Bove also faults the government for increasing costs to consumers through higher debt card fees and overdrafts, among other things.
"Free checking has disappeared and banks regularly charge service fees (or high balance requirements) on all customer accounts," he said. "They have also reconfigured consumer offerings to bolster charges. In this way they offset lost revenues from those areas where the government has stepped into the industry. Now everyone gets to pay for the mistakes of a relative few."
Finally, he said traditional banks are being forced out of providing services such as check cashing, wire transfers, payday loans, prepaid bank cards and mortgages with "graduated payment schedules," all services generally associated with lower-income customers.
Unregulated companies in the shadow banking system are likely to fill the void, he said.
"So, who is supposed to provide the funds inside the regulated banking system to buy these loans? Clearly, the answer is the shadow banking market," Bove wrote. "Unregulated mortgage companies are likely to spring back into business. They will have their loans packaged by unregulated securities firms.
"The government is virtually screaming for this to happen with its new rules," he added. "By driving consumers into the grey and shadow banking markets, it will drive the cost of their financial transactions higher. Moreover, it sets the stage for the next financial crisis.
Looking at some of the numbers, there are cases to be made both for and against Bove's arguments.
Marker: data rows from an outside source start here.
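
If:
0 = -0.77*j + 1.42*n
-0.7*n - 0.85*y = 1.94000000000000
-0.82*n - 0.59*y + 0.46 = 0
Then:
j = 9.97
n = 5.41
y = -6.74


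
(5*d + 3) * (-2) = -10*d - 6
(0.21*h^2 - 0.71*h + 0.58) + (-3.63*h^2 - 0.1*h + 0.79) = -3.42*h^2 - 0.81*h + 1.37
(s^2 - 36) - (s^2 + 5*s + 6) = -5*s - 42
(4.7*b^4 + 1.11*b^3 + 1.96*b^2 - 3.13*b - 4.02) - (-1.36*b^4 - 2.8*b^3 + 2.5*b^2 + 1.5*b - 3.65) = 6.06*b^4 + 3.91*b^3 - 0.54*b^2 - 4.63*b - 0.37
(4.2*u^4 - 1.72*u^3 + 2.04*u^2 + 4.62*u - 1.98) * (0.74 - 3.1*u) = -13.02*u^5 + 8.44*u^4 - 7.5968*u^3 - 12.8124*u^2 + 9.5568*u - 1.4652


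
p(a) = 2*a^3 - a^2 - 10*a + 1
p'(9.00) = 458.00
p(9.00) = 1288.00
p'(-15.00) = 1370.00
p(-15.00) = -6824.00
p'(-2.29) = 26.04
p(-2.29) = -5.36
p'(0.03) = -10.05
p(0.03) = 0.70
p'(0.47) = -9.61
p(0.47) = -3.71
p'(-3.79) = 83.76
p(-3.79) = -84.34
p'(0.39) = -9.87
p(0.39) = -2.93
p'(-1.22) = 1.37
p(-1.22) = 8.08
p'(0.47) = -9.61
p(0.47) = -3.71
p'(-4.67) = 130.19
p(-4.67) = -177.80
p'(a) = 6*a^2 - 2*a - 10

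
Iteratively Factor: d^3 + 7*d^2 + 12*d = (d + 3)*(d^2 + 4*d) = (d + 3)*(d + 4)*(d)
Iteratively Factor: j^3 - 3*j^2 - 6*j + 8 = (j - 4)*(j^2 + j - 2) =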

Consumer credit outstanding has increased about 5 percent to $2.53 trillion since its 2010 lows, according to the latest Federal Reserve data. Revolving credit has fallen while non-revolving has risen.
The latest Fed quarterly senior loan officer surveypresented an inconclusive picture.
"Loan demand from businesses seems to be picking up while demand from consumers remains weak," said Brian Gardner, analyst at Keefe, Bruyette & Woods, a New York-based financial services firm. "On the supply side, banks are easing slightly for business loans, but a significant fraction of banks reported tightening standards for residential mortgages. US banks also indicated that they are benefiting from decreased competition from European banks."
The latter point reinforces something Bove has repeated often — that despite a seemingly hostile government, U.S. banks are going to be the beneficiaries of the European sovereign debt crisis.
Bank-related stocks also have been strong performers this year, with financials the fourth-best performing sector on the Standard & Poor's 500 , returning 16 percent against the broader index's total return of about 13 percent.
Still, Bove remains pessimistic about the outlook, believing that regulators are doing substantial harm with their reform efforts.
"They have not tested their ideas against real world events and they constantly ignore the facts as the global financial markets present them," Bove said. "They write laws and rules in 'white heat' without knowing virtually anything about the industry they are regulating. The result is certain to be more pain for consumers."